Protest against the military in front of Cair
Protest against the military in front of CairReuters

One person was killed in Cairo on Thursday, as student supporters of the Muslim Brotherhood clashed with residents of a district where they were protesting.

Egypt’s Interior Ministry said in a statement quoted by Reuters that the police fired teargas after the Al-Azhar University students clashed with residents in the Nasr City district of northeast Cairo.

"Clashes occurred between them and the residents, during which birdshot gunfire was exchanged," the statement said.

Al-Azhar University is considered the central university in the Muslim world for religious studies, and many students there are supporters of ousted Islamist President Mohammed Morsi. The Muslim Brotherhood has regularly organized pro-Morsi protests at the university.

Thursday’s clashes came as Egyptian security forces launched a wide-ranging crackdown on the Muslim Brotherhood.

Al Arabiya reported that 18 Brotherhood members, including a former lawmaker, were arrested.
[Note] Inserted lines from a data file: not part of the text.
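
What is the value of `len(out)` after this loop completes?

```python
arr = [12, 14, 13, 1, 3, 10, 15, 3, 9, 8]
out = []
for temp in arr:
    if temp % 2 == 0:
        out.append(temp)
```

Count even numbers in [12, 14, 13, 1, 3, 10, 15, 3, 9, 8]
`out` takes the values: [] → [12] → [12, 14] → [12, 14, 10] → [12, 14, 10, 8]
So `len(out)` = 4

Answer: 4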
The latest crackdown comes a day after the Muslim Brotherhood was declared a terrorist group by Egypt’s interim government.

Seven of the Muslim Brotherhood members were detained for a renewable two-week period in the city of Alexandria and 11 in the Nile Delta town of Zagazig, the report said.

They include the son of a deputy leader of the movement, the official MENA news agency reported.

Police also arrested 16 suspected Muslim Brotherhood members for passing out leaflets in support of the group and "inciting to violence," the agency reported.

The designation of the Brotherhood as a terrorist group came a day after a massive suicide car bombing in the Nile Delta city of Mansoura killed 16 people and wounded more than 100.

Tuesday's attack was claimed by Ansar Bayt al-Maqdis, a Sinai-based Al Qaeda-inspired group which has claimed various attacks in and outside the Sinai peninsula, including the unsuccessful September 5 car bomb against interior minister Mohamed Ibrahim in Cairo.

Nevertheless, Egypt’s government has said that there is a link between the Muslim Brotherhood and the ongoing terrorism in the country.

The Brotherhood has denied any connection to terrorism in Egypt, saying the Mansoura attack was “a direct attack on the unity of the Egyptian people” and adding it “demands an inquiry forthwith so that the perpetrators of this crime may be  brought to justice".